Opinions
Une chronique d'Etienne de Callataÿ.


La plus grande prudence s’impose en matière de partenariats public-privé, une échappatoire trop coûteuse.

Tram à Liège ou écoles en Flandre, les pouvoirs publics cherchent à contourner les contraintes budgétaires en faisant réaliser des investissements par le privé. Attention, cela coûte… un pont. Qu’il s’agisse d’écoles, de prisons, de palais de justice ou d’infrastructures de transports publics et privés, l’état de délabrement de certains équipements collectifs est tout simplement indigne. L’excuse communément avancée est que l’Europe impose aux Etats membres une telle austérité budgétaire que les autorités politiques, quels que soient le niveau de pouvoir ou la couleur de la majorité, ne peuvent que se résoudre à sous-investir dans les infrastructures publiques.

L’explication est évidemment beaucoup trop courte. Si nous voulions réellement augmenter le volume des investissements tout en observant une certaine discipline budgétaire, nous pourrions le faire en comprimant d’autres dépenses ou en levant davantage d’impôts. Bien sûr, aucune de ces deux pistes ne suscite l’enthousiasme, ni auprès des électeurs, ni parmi leurs représentants.
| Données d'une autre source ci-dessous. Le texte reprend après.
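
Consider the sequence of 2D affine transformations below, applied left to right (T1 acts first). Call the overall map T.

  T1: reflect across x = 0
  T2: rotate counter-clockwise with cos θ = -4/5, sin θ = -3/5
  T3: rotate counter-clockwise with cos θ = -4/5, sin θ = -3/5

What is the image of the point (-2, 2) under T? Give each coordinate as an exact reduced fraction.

T(p) = (-34/25, 62/25)

T1 reflect across x = 0: (-2, 2) → (2, 2)
T2 rotate counter-clockwise with cos θ = -4/5, sin θ = -3/5: (2, 2) → (-2/5, -14/5)
T3 rotate counter-clockwise with cos θ = -4/5, sin θ = -3/5: (-2/5, -14/5) → (-34/25, 62/25)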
Si l’Europe est blâmée, c’est non seulement parce qu’elle promeut une stricte discipline budgétaire mais aussi parce qu’elle impose de comptabiliser les dépenses d’investissement comme des dépenses courantes, c’est-à-dire à concurrence de 100 % l’année où la dépense est réalisée. Cette pratique tranche avec celle de la comptabilité d’entreprise, où les dépenses d’investissement ne sont imputées qu’au fur et à mesure de l’amortissement du bien considéré.
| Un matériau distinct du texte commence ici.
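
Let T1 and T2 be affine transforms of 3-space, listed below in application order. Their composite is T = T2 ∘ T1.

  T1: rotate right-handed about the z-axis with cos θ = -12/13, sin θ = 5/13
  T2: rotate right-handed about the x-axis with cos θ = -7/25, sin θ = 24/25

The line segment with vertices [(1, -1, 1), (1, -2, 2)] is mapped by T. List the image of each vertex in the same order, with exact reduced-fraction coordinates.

image vertices: (-7/13, -431/325, 317/325), (-2/13, -827/325, 514/325)

T1 rotate right-handed about the z-axis with cos θ = -12/13, sin θ = 5/13: (1, -1, 1) → (-7/13, 17/13, 1); (1, -2, 2) → (-2/13, 29/13, 2)
T2 rotate right-handed about the x-axis with cos θ = -7/25, sin θ = 24/25: (-7/13, 17/13, 1) → (-7/13, -431/325, 317/325); (-2/13, 29/13, 2) → (-2/13, -827/325, 514/325)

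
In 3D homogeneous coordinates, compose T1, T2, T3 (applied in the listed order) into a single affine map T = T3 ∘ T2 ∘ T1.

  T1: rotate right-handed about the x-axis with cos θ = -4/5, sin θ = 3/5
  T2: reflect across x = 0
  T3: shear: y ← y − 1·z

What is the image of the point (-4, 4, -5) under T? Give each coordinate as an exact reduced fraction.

T(p) = (4, -33/5, 32/5)

T1 rotate right-handed about the x-axis with cos θ = -4/5, sin θ = 3/5: (-4, 4, -5) → (-4, -1/5, 32/5)
T2 reflect across x = 0: (-4, -1/5, 32/5) → (4, -1/5, 32/5)
T3 shear: y ← y − 1·z: (4, -1/5, 32/5) → (4, -33/5, 32/5)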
Avec l’approche actuelle, le gouvernement qui procède à un investissement d’un milliard d’euros ayant une durée de vie de 25 ans verra le solde budgétaire se détériorer non de 40 millions d’euros par an pendant un quart de siècle, mais d’un milliard d’euros en une fois. Ce gouvernement apparaîtra alors comme dispendieux et, éventuellement, en infraction par rapport aux engagements budgétaires pris. Cette règle apparaît totalement idiote pour les investissements utiles, mais elle a un mérite, celui de dissuader les investissements à faible utilité sociétale, et ceux-ci ne sont pas si rares. Tout investissement public n’est pas forcément bénéfique.

Confrontés à une telle méthode de comptabilisation, les pouvoirs publics ont trouvé la parade. Elle se nomme "partenariat public-privé" (PPP). Il est de multiples variantes de PPP mais, en simplifiant, il s’agit de faire procéder à l’investissement par une société privée qui, ensuite, donne ce bien en location aux pouvoirs publics. Dès lors, pour les autorités, la dépense est lissée dans le temps, comme s’il y avait eu amortissement graduel.
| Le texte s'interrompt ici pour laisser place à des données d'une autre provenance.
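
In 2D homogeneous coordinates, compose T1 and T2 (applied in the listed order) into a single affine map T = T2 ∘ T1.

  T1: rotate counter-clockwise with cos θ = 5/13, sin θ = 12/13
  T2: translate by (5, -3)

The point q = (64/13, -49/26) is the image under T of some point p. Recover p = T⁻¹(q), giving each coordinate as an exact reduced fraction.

p = (1, 1/2)

T1 = [5/13 -12/13 0; 12/13 5/13 0; 0 0 1]
T2·T1 = [5/13 -12/13 5; 12/13 5/13 -3; 0 0 1]
det M = 1; M⁻¹ = [5/13 12/13 11/13; -12/13 5/13 75/13; 0 0 1]
M⁻¹ · (64/13, -49/26)ᵀ = (1, 1/2)ᵀ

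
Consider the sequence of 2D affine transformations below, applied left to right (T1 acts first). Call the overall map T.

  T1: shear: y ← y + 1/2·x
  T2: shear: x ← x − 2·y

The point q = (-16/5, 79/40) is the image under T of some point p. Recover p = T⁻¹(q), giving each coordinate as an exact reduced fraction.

T1 = [1 0 0; 1/2 1 0; 0 0 1]
T2·T1 = [0 -2 0; 1/2 1 0; 0 0 1]
det M = 1; M⁻¹ = [1 2 0; -1/2 0 0; 0 0 1]
M⁻¹ · (-16/5, 79/40)ᵀ = (3/4, 8/5)ᵀ

p = (3/4, 8/5)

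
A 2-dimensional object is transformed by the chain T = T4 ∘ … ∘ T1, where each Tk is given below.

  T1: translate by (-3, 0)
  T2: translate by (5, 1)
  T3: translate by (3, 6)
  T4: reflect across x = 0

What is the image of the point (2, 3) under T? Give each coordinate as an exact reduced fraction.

T1 translate by (-3, 0): (2, 3) → (-1, 3)
T2 translate by (5, 1): (-1, 3) → (4, 4)
T3 translate by (3, 6): (4, 4) → (7, 10)
T4 reflect across x = 0: (7, 10) → (-7, 10)

T(p) = (-7, 10)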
A malin, malin et demi, pourrions-nous penser… Mais, malheureusement, ce stratagème est loin d’être vraiment malin. En effet, les PPP reposent sur des contrats entre l’Etat et le partenaire choisi qui sont intrinsèquement problématiques et se révèlent très onéreux. Ce n’est pas étonnant : les entreprises privées se financent plus cher que les Etats, elles doivent rémunérer leurs actionnaires et, comme le rappelait R. Hausmann, elles ont une telle aversion au risque qu’elles exigent des taux de rendement exorbitants. La Cour des comptes européenne vient de publier un rapport (mars 2018) extrêmement sévère à l’encontre des PPP, et une autre étude récente (janvier 2018) de la Cour des comptes britannique n’est pas plus tendre, alors que le Royaume-Uni est a priori plus enclin à ce genre de montage. La plus grande prudence s’impose donc par rapport aux PPP.

Si le problème est comptable, la solution est dans une réforme de la comptabilité, pas dans une telle échappatoire coûteuse. Le Talmud recommande de ne pas compter sur le miracle. Pour le bien de nos finances publiques, il serait bon que, face à la nécessité d’investir plus - et mieux -, nos autorités renoncent à ce qui pourrait apparaître comme une solution miracle.